Schloss Marquardt wartet noch immer auf eine Nutzung: Bisher fand sich kein seriöser Käufer

„Stürmt das Schloss!“ Flugblätter mit dieser Aufforderung verfehlten ihre Wirkung nicht. Der halbe Ort machte sich auf den Weg in den Park, die Dorffahne immer vorneweg. Die aufgebrachte Menge war übermächtig, die Schlossbesetzer erkannten schnell ihre auswegslose Lage und zogen mit der Drohung „Wir kommen wieder!“ von dannen. Doch sie tauchten nie mehr auf. Schließlich hatten die Menschen aus Marquardt stets ein wachsames Auge auf ihr Schmuckkästchen. Die Begebenheit aus dem kleinen Dorf bei Potsdam ist keine Geschichte aus uralten Zeiten. Sie liegt erst wenige Jahre zurück. Die vermeintliche Sekte, gegen die sich die Proteste damals richteten, wurde erfolgreich vertrieben.

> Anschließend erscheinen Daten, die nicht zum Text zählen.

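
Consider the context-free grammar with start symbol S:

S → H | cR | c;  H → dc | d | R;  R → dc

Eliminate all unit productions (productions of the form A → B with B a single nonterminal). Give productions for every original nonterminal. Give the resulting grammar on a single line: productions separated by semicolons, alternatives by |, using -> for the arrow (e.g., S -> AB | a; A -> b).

Unit productions: H->R, S->H.
Unit pairs (A ⇒* B via units): (H,R), (S,H), (S,R).
S: inherits non-unit rules of {H, R, S} → c | cR | d | dc.
H: inherits non-unit rules of {H, R} → d | dc.
R: inherits non-unit rules of {R} → dc.

S -> c | d | cR | dc; H -> d | dc; R -> dc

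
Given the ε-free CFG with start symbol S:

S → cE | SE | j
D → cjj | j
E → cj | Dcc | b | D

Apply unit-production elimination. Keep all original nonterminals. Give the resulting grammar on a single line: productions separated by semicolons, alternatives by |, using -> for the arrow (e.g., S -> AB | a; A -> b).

Unit productions: E->D.
Unit pairs (A ⇒* B via units): (E,D).
S: inherits non-unit rules of {S} → SE | cE | j.
D: inherits non-unit rules of {D} → cjj | j.
E: inherits non-unit rules of {D, E} → Dcc | b | cj | cjj | j.

S -> j | SE | cE; D -> j | cjj; E -> b | j | cj | Dcc | cjj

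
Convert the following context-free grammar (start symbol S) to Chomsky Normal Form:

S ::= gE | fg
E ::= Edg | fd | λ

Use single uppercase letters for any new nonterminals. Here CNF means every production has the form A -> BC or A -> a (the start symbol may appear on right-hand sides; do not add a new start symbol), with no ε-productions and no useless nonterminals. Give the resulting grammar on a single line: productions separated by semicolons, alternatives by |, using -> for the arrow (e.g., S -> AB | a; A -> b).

S -> g | BE | CB; A -> d; B -> g; C -> f; D -> AB; E -> AB | CA | ED

Nullable: {E}; after ε-elimination: S -> g | fg | gE; E -> dg | fd | Edg.
No unit productions to eliminate.
TERM: introduce A -> d, C -> f, B -> g and substitute in every rule of length ≥2.
BIN: E -> EAB becomes E -> ED, D -> AB.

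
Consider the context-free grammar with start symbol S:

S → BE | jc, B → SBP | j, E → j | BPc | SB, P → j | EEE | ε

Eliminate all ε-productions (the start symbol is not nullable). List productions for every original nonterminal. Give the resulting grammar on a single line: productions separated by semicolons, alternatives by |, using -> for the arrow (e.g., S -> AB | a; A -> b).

Nullable set: {P}.
B -> SBP: P nullable, giving SB | SBP.
E -> BPc: P nullable, giving BPc | Bc.
Drop P -> ε.
Unchanged (no nullable symbols): S -> BE; S -> jc; B -> j; E -> SB; E -> j; P -> EEE; P -> j.

S -> BE | jc; B -> j | SB | SBP; E -> j | Bc | SB | BPc; P -> j | EEE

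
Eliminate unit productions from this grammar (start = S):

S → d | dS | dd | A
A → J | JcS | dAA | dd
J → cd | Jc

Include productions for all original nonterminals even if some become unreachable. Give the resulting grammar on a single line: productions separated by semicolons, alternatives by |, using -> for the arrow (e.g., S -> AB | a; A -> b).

Unit productions: A->J, S->A.
Unit pairs (A ⇒* B via units): (A,J), (S,A), (S,J).
S: inherits non-unit rules of {A, J, S} → Jc | JcS | cd | d | dAA | dS | dd.
A: inherits non-unit rules of {A, J} → Jc | JcS | cd | dAA | dd.
J: inherits non-unit rules of {J} → Jc | cd.

S -> d | Jc | cd | dS | dd | JcS | dAA; A -> Jc | cd | dd | JcS | dAA; J -> Jc | cd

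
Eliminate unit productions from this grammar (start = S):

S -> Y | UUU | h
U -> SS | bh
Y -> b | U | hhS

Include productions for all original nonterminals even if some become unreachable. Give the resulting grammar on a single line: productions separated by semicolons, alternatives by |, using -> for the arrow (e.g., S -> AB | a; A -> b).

S -> b | h | SS | bh | UUU | hhS; U -> SS | bh; Y -> b | SS | bh | hhS

Unit productions: S->Y, Y->U.
Unit pairs (A ⇒* B via units): (S,U), (S,Y), (Y,U).
S: inherits non-unit rules of {S, U, Y} → SS | UUU | b | bh | h | hhS.
U: inherits non-unit rules of {U} → SS | bh.
Y: inherits non-unit rules of {U, Y} → SS | b | bh | hhS.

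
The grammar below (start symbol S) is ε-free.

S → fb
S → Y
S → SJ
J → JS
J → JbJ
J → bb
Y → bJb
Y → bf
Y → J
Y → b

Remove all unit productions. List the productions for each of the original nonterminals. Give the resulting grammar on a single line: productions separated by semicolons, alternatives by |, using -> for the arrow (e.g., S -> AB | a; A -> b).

Unit productions: S->Y, Y->J.
Unit pairs (A ⇒* B via units): (S,J), (S,Y), (Y,J).
S: inherits non-unit rules of {J, S, Y} → JS | JbJ | SJ | b | bJb | bb | bf | fb.
J: inherits non-unit rules of {J} → JS | JbJ | bb.
Y: inherits non-unit rules of {J, Y} → JS | JbJ | b | bJb | bb | bf.

S -> b | JS | SJ | bb | bf | fb | JbJ | bJb; J -> JS | bb | JbJ; Y -> b | JS | bb | bf | JbJ | bJb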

Inzwischen ist die Frage der rechtmäßigen Eigentümerin geklärt. Die Sekte Transzendentale Meditation (TM) hatte nach eigenen Angaben das Schloss von der LPG-Nachfolgerin gekauft, die das Gelände vor und nach der Wende bewirtschaftete. Eine Münchener Immobilienfirma konnte dagegen auf einen Vertrag mit der Treuhandliegenschaftsgesellschaft verweisen, der schließlich als gültig angesehen wurde. Aber das so verspielt und geheimnisvoll wirkende Schloss wartet immer noch auf die lange versprochene Renovierung. Die Münchener verbreiten lediglich in regelmäßigen Abständen immer neue Meldungen – von einem baldigen Verkauf, vom Baustart für ein Hotel oder zumindest für ein Restaurant. Ende 2005 brachten einige Schlagzeilen sogar den Schauspieler Paul Newman in Verbindung mit Marquardt. Dessen Kinder-Stiftung würde Schloss und Park gerne kaufen, hieß es. Aber es war wie schon zuvor: An der Meldung war nichts wahr.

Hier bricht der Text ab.